There are growing expectations in the industry that high fertiliser prices could be baked into the market for at least two years following Russia’s invasion of Ukraine, with both countries being key producers of essential ingredients.

He said: “I don’t think you will see panic buying or sort of hoarding because it’s just simply too expensive. What we do see at these higher prices is that the ultimate fertiliser levels generally fall, and that means it’s likely we’ll end up producing less and less crop as we move forward.”

The NFU represents nearly 46,000 farming and growing businesses – promoting and protecting the interests of British agriculture and horticulture on behalf of farmers.

Long-term sustainability is crucial, argues CF Fertilisers

CF Fertilisers has suffered a slump in sales over recent with years, with its ammonium nitrate fertiliser sales volumes to domestic customers falling nearly 30 percent since the 2017-18 season.

It has attributed this decline to intense competition from lower-cost imports, which contrast with an expensive domestic market.
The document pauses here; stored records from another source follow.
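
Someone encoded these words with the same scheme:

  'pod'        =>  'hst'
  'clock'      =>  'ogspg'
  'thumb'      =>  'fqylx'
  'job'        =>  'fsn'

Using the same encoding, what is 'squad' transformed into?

The output letters match the input read backwards, each shifted +4: pod reversed is dop. Read the word backwards and shift each letter +4.
For squad: reverse → dauqs; then shift: d+4=h, a+4=e, u+4=y, q+4=u, s+4=w.

heyuw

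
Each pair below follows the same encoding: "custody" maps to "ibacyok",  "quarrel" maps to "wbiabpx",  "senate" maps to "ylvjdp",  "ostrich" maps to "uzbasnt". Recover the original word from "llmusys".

Each letter shifts forward by (position + 6), i.e. 6, 7, 8, … — the shift grows by one for each successive letter.
Undoing it on llmusys: l−6=f, l−7=e, m−8=e, u−9=l, s−10=i, y−11=n, s−12=g.

feeling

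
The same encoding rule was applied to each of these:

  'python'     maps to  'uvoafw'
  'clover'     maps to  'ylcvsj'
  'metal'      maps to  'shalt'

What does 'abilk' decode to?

The output letters match the input read backwards, each shifted +7: python reversed is nohtyp. Read the word backwards and shift each letter +7.
Reversing it on abilk: shift back: a−7=t, b−7=u, i−7=b, l−7=e, k−7=d → tubed; then reverse → debut.

debut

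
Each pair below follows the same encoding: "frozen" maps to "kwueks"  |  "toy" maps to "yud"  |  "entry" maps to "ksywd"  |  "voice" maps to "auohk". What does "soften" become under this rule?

The shift depends on letter class: consonant f→k is +5, but vowel o→u is +6. The rule splits by letter class: vowels +6, consonants +5.
For soften: s(cons)+5=x, o(vowel)+6=u, f(cons)+5=k, t(cons)+5=y, e(vowel)+6=k, n(cons)+5=s.

xukyks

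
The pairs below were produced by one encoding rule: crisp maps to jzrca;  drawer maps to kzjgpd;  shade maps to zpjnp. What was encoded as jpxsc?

Letter i (0-indexed) is shifted by i+7, so successive shifts are 7, 8, 9, ….
Reversing it on jpxsc: j−7=c, p−8=h, x−9=o, s−10=i, c−11=r.

choir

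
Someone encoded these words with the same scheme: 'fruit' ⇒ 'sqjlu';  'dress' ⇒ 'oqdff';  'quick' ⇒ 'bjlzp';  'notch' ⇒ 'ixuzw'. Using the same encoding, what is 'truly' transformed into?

f(5)→s(18) and r(17)→q(16) fit y≡15x+21 (mod 26); the inverse of 15 mod 26 is 7. Each letter's alphabet position (a=0..z=25) is mapped through 15·x+21 mod 26 — an affine cipher.
Applying it to truly: t(19)→15·19+21≡20=u; r(17)→15·17+21≡16=q; u(20)→15·20+21≡9=j; l(11)→15·11+21≡4=e; y(24)→15·24+21≡17=r (all mod 26).

uqjer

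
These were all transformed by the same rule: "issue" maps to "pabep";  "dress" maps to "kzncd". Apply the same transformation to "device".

In issue: i→p is +7, s→a is +8, s→b is +9, u→e is +10 — the shift increases by 1 each position. Letter i (0-indexed) is shifted by i+7, so successive shifts are 7, 8, 9, ….
Applying it to device: d+7=k, e+8=m, v+9=e, i+10=s, c+11=n, e+12=q.

kmesnq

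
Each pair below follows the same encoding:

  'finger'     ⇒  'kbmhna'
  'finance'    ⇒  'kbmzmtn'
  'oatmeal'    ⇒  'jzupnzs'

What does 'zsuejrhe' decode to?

although

f(5)→k(10) and i(8)→b(1) fit y≡23x+25 (mod 26); the inverse of 23 mod 26 is 17. This is an affine cipher: with a=0,…,z=25, each position x becomes (23x+25) mod 26.
Undoing it on zsuejrhe: z(25)→17·(25−25)≡0=a; s(18)→17·(18−25)≡11=l; u(20)→17·(20−25)≡19=t; e(4)→17·(4−25)≡7=h; j(9)→17·(9−25)≡14=o; r(17)→17·(17−25)≡20=u; h(7)→17·(7−25)≡6=g; e(4)→17·(4−25)≡7=h (all mod 26).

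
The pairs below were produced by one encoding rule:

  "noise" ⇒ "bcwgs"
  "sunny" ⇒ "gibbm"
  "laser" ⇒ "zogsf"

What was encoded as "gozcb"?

Compare letters: n→b is +14, o→c is +14, i→w is +14 — a constant shift. This is a Caesar cipher with shift 14.
Decoding gozcb: g−14=s, o−14=a, z−14=l, c−14=o, b−14=n.

salon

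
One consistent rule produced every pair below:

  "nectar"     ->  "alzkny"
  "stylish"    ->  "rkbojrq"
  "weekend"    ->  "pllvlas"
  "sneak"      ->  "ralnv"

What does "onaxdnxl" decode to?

n(13)→a(0) and e(4)→l(11) fit y≡19x+13 (mod 26); the inverse of 19 mod 26 is 11. Each letter's alphabet position (a=0..z=25) is mapped through 19·x+13 mod 26 — an affine cipher.
Reversing it on onaxdnxl: o(14)→11·(14−13)≡11=l; n(13)→11·(13−13)≡0=a; a(0)→11·(0−13)≡13=n; x(23)→11·(23−13)≡6=g; d(3)→11·(3−13)≡20=u; n(13)→11·(13−13)≡0=a; x(23)→11·(23−13)≡6=g; l(11)→11·(11−13)≡4=e (all mod 26).

language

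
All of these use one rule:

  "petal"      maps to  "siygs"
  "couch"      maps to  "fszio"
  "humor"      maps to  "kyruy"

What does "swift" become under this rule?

vanla

In petal: p→s is +3, e→i is +4, t→y is +5, a→g is +6 — the shift increases by 1 each position. Letter i (0-indexed) is shifted by i+3, so successive shifts are 3, 4, 5, ….
For swift: s+3=v, w+4=a, i+5=n, f+6=l, t+7=a.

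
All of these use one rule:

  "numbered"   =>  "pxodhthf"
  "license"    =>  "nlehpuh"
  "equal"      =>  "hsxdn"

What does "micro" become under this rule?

oletr

The shift depends on letter class: consonant n→p is +2, but vowel u→x is +3. The rule splits by letter class: vowels +3, consonants +2.
On micro: m(cons)+2=o, i(vowel)+3=l, c(cons)+2=e, r(cons)+2=t, o(vowel)+3=r.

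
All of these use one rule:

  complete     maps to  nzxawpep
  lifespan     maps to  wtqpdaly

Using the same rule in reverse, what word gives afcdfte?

pursuit

Compare letters: c→n is +11, o→z is +11, m→x is +11 — a constant shift. This is a Caesar cipher with shift 11.
Decoding afcdfte: a−11=p, f−11=u, c−11=r, d−11=s, f−11=u, t−11=i, e−11=t.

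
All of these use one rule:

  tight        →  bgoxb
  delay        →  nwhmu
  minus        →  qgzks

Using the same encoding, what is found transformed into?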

A spokesperson for CF Fertilisers told City PM: “Both the Billingham and Ince manufacturing sites are high-cost production facilities in an intensely competitive global market – with foreign producers already supplying more than half of UK fertiliser demand through imports.”

It revealed that when both Billingham and Ince are producing ammonium nitrate even at minimum levels – CF Fertilisers has not been able to profitably sell the entire volume domestically over the last four years.

This has caused the company to increasingly turn to exporting at unsustainably low margins in order to continue operating both facilities.

CF Fertilisers confirmed to City A.M that the Billingham manufacturing facility has enough capacity to meet domestic demand for ammonium nitrate fertiliser, which the business had previously served from both plants.

It also revealed the Billingham plant is more efficient than the Ince manufacturing facility, and has the ability to import ammonia

The company did concede that salt-based and compound fertilisers were only produced at the Ince manufacturing facility, but suggested there are many alternatives in the marketplace to secure these types of products.

CF Fertilisers concluded: “We understand the NFU’s call for transparency and would point to the information we shared last week, which fully sets out the business reasoning behind our proposals. We believe that our proposals to focus our manufacturing operations at Billingham and restructure our business in the manner proposed, would best position CF Fertilisers UK for long-term sustainability.”